Wedding Etiquette Forum

Thank You Dilemma :(

Sorry for the 2nd post (I just thought it'd be easier creating a new post rather than posting on old ones)

Ok here it goes:

So as we opened presents, DH and I received a toaster and crockpot with no card. We have no idea who it was from. We thought maybe the card got lost in the card pile somewhere. We received a couple of cards with nothing inside and 20 people (that I know of) didn't get us a card or gift. So looking at my list of possible people it could be, I am stuck! I can't seem to narrow it down without asking people--which I obviously won't do. I want to send them a thank you, but I can't figure out who it was! I don't want whoever gave it to us to think we didn't get it or worse yet, that we are being rude and not thanking them!

What's a girl to do? :(

Re: Thank You Dilemma :(

  • I did register the toaster, but not the crockpot. Good thinking! I guess I can ask the store. Wish they put a receipt on them as well so I know for sure that it was indeed from that store.
  • I think this question has been posted in the past (a while ago, though), and I think it was mentioned that your mom could just casually spread it by word-of-mouth to the non-gift givers that you suspect it might be from. 

    "Yeah, she got a present that she doesn't know who it's from, though. She doesn't know what to do!"

    That seems a little weird to me. You can't narrow it down at ALL? You're not close with any of them? Like, I could at least casually said the above quote to some aunts or friends, or my mom could say it to her co-workers. If you're genuine about it, making it seem more about the "I want to thank them" and less about "I had ALL these people NOT give presents and I don't know who sent the toaster," then I don't think it's that bad.
  • If it was a close friend or something I wouldn't mind saying something like "I got this awesome 4-slice toaster, but I don't know who it's from."

    But what I'm guessing is it was a great aunt/uncle/random family friend because most of those people are on my "people-who-gave-only-cards and people-who-didn't-give-a-gift" list. Hmm wish it was easier!

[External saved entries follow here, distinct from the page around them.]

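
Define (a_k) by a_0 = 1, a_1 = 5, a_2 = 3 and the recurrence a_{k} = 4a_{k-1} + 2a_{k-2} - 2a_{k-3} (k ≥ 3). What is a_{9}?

The ordinary generating function has denominator 1 - 4z - 2z^2 + 2z^3.
Iterating the recurrence: a_0,…,a_{9} = 1, 5, 3, 20, 76, 338, 1464, 6380, 27772, 120920.

120920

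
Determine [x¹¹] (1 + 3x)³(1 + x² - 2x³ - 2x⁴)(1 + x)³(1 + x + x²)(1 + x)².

(1 + 3x)³ has coefficients 1,9,27,27 for degrees 0…3.
(1 + x² - 2x³ - 2x⁴) has coefficients 1,0,1,-2,-2,0,0,0,0,0,0,0 for degrees 0…11.
Multiplying by (1 + x)³ gives running coefficients 1,3,4,2,-5,-11,-8,-2,0,0,0,0 for degrees 0…11.
Multiplying by (1 + x + x²) gives running coefficients 1,4,8,9,1,-14,-24,-21,-10,-2,0,0 for degrees 0…11.
Finally multiplying by (1 + x)², the product of all factors after the first has coefficients 1,6,17,29,27,-3,-51,-83,-76,-43,-14,-2 for degrees 0…11.
[x¹¹] = 1·(-2) + 9·(-14) + 27·(-43) + 27·(-76) = -3341.

-3341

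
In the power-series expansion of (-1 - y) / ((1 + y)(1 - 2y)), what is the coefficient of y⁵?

The denominator gives the recurrence a_n = a_(n−1) + 2a_(n−2) for n ≥ 3; the numerator fixes a_0 = -1, a_1 = -2, a_2 = -4.
Iterating: -1, -2, -4, -8, -16, -32, so a_5 = -32.

-32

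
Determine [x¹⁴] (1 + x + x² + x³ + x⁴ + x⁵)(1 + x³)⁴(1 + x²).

10

(1 + x + x² + x³ + x⁴ + x⁵) has coefficients 1,1,1,1,1,1 for degrees 0…5.
(1 + x³)⁴ has coefficients 1,0,0,4,0,0,6,0,0,4,0,0,1,0,0 for degrees 0…14.
Finally multiplying by (1 + x²), the product of all factors after the first has coefficients 1,0,1,4,0,4,6,0,6,4,0,4,1,0,1 for degrees 0…14.
[x¹⁴] = 1·1 + 1·0 + 1·1 + 1·4 + 1·0 + 1·4 = 10.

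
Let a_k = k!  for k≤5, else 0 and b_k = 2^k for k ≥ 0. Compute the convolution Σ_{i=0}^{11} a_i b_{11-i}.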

    Maybe I can take them to stores around my area and see if there is anyway they can look up the SKU or something?

  • This doesn't help you, but this is why I include a sticky note with my name and the gift "toaster" on my gifts.
  • I would start spreading the news via word of mouth.   I'm sure someone will either speak up or might know who gave the gift.

    We got a gift that we have zero idea who from.  We even called the company and they wouldn't tell us.  I felt bad, but there was not much we could do.






    What differentiates an average host and a great host is anticipating unexpressed needs and wants of their guests.  Just because the want/need is not expressed, doesn't mean it wouldn't be appreciated. 
  • Have you been to any weddings with mutual people in common? You could casually ask if someone gives similar gifts at every wedding. My FH has a friend that at every wedding he gives the couple a Gopher. It started as a last minute gift for one couple and he put a big bow on it and just placed it by the other gifts(no card/no name) and it has become a bit of a legend in the group. We all know who does it but the first couple had a heck of time trying to figure it out from what I've heard. They have another friend that loves giving crock pots, so most people know if you get a crock pot and the card is misplaced, it was probably him.

    You never lose by loving. You always lose by holding back. - Barbara DeAngelis
  • I will ask around and spread the word. Hope the person who gave doesn't feel bad about not getting a thank you card right away or having me ask them "soo..do you know who got me a toaster". Just feel unorganized. Oh Well :/
  • If most of your guests use face book you could put up a status message saying something like "I'm writing out my thank you cards, I got a wonderful toaster and crockpot, but the cards were misplaced. Anyone know who bought them?" That way you aren't mentioning non-gifters at all. You are just putting the question out into the universe and hopefully the gift giver will see it and call you.